Yachar Kemal – Tu écraseras le serpent

Yachar Kemal - Tu écraseras le serpentIl y a deux raisons qui me font aimer Yasar Kemal. La première, c’est que j’attache une grande importance à la méritocratie. Indépendamment du succès rencontré, il n’y a rien de glorieux à réussir sans avoir morflé. Et Yasar Kemal en a morflé. La seconde, c’est que Yasar Kemal me ramène à mon père et à ma mère. A mon père parce que – il est Kurde mais refuse de se considérer comme tel, il a abandonné l’école très jeune pour gagner sa croûte et il se trouve très à gauche sur l’échiquier politique. A ma mère parce que – elle a lu tout Yasar Kemal, elle lui voue un culte sans faille et elle porte en elle la nostalgie de la vie passée dans les villages et les montagnes.

Alors si vous souhaitez vous immerger dans la littérature turque – en ce qu’elle a de plus authentique et de moins mercantile, j’entends – oubliez Safak, oubliez Pamuk. Et dans une moindre mesure – oubliez Gursel. Je ne peux que vous conseiller Yasar Kemal. Et si le millier de pages de la saga de Mèmed vous effraie, procurez-vous « Tu écraseras le serpent ». Il suffira à vous donner un avant-goût de ce qui fait de Yasar Kemal – incontestablement et effectivement – « le plus grand écrivain turc vivant ».

« Tu écraseras le serpent », c’est l’histoire d’Esmé. Esmé est si belle qu’aucun homme ne peut croiser sa route sans en tomber amoureux. Jusqu’aux villages avoisinants, tous en ont eu vent. Il faut dire, une telle beauté ! Dieu en créerait une tous les mille ans.

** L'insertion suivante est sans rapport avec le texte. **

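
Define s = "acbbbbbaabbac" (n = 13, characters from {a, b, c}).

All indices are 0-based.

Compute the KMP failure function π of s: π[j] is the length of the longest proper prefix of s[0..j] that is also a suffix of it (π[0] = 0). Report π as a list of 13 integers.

π[0] = 0
j=1 s[j]='c': π[1]=0 (border '')
j=2 s[j]='b': π[2]=0 (border '')
j=3 s[j]='b': π[3]=0 (border '')
j=4 s[j]='b': π[4]=0 (border '')
j=5 s[j]='b': π[5]=0 (border '')
j=6 s[j]='b': π[6]=0 (border '')
j=7 s[j]='a': π[7]=1 (border 'a')
j=8 s[j]='a': k: 1→0; π[8]=1 (border 'a')
j=9 s[j]='b': k: 1→0; π[9]=0 (border '')
j=10 s[j]='b': π[10]=0 (border '')
j=11 s[j]='a': π[11]=1 (border 'a')
j=12 s[j]='c': π[12]=2 (border 'ac')

[0, 0, 0, 0, 0, 0, 0, 1, 1, 0, 0, 1, 2]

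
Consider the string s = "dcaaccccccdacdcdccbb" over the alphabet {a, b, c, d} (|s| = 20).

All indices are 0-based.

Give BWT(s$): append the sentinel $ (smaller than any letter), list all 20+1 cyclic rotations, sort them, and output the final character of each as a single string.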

Eprise d’Abbas, Esmé est enlevée par Halil qui –poussé par un amour dément, fanatique et intransigeant – la force à s’unir à lui. De cette union à laquelle elle finit par s’acclimater naît Hassan. Hassan qui très tôt est le témoin silencieux de la fixation psychotique de tous pour Esmé. Celle de son père, de ses oncles. Des villageois. Celle d’Abbas aussi, qu’il surprend avec sa mère. Car Esmé n’a jamais cessé de voir Abbas. Abbas, qui vit reclus dans les montagnes afin de pouvoir vivre au plus près de celle qu’il aime. Cet acharnement préconise le malheur. Les amants se savent condamnés. Mais Esmé ne peut fuir avec Abbas car elle ne peut vivre loin d’Hassan.

Pris de folie, Abbas tue Halil. Sous les yeux d’Esmé. Sous les yeux d’Hassan. Abbas est à son tour abattu mais Halil n’est pas vengé. Car c’est par Esmé que le malheur est arrivé. Par sa beauté. Pour laver l’honneur souillé, tous réclament sa tête. Or – nul n’ose profaner l’œuvre de Dieu. Nul n’ose toucher à Esmé. Esmé est trop belle pour mourir de la main d’un homme.

Mais la main de l’homme n’est pas celle de l’enfant. Et la manipulation s’enclenche. L’acharnement,  l’endoctrinement, le harcèlement. Tous se liguent contre Hassan pour le pousser à commettre l’irréparable. A coups de fables et d’allégories et de malédictions, ils ont raison de lui. L’enfant perd la tête. De chuchotements en complaintes ; jour après jour, mois après mois, il tait et sacrifie son amour pour sa mère afin de se plier à ce qui est attendu de lui. Il veut lutter pourtant ! il l’aime tant, Esmé. Mais plongé dans les traditions ancestrales d’une Turquie archaïque et dépassée, il sait qu’il ne pourra échapper au destin que d’autres ont scellé pour lui.

Tout le monde la haïssait. Une haine pareille, étouffante, même lui la ressentait, oui, il ne pouvait plus respirer dans ce village, on ne peut tout de même pas se résigner à vivre dans une telle hostilité. Pour rien au monde. Personne n’adressait plus la parole à sa mère (…) Qu’est-ce qu’elle fichait encore au village ? Dire qu’elle était si belle, la plus belle femme de l’univers… (Yachar Kemal, Tu écraseras le serpent, Paris, Gallimard, 1995, pp.16-17)

Parce que – aspirer à la littérature turque sans avoir lu Yasar Kemal, c’est comme aspirer à la littérature française sans avoir lu Victor Hugo. Et parce que bon ! on parle là de l’auteur préféré de ma mère – cinq étoiles.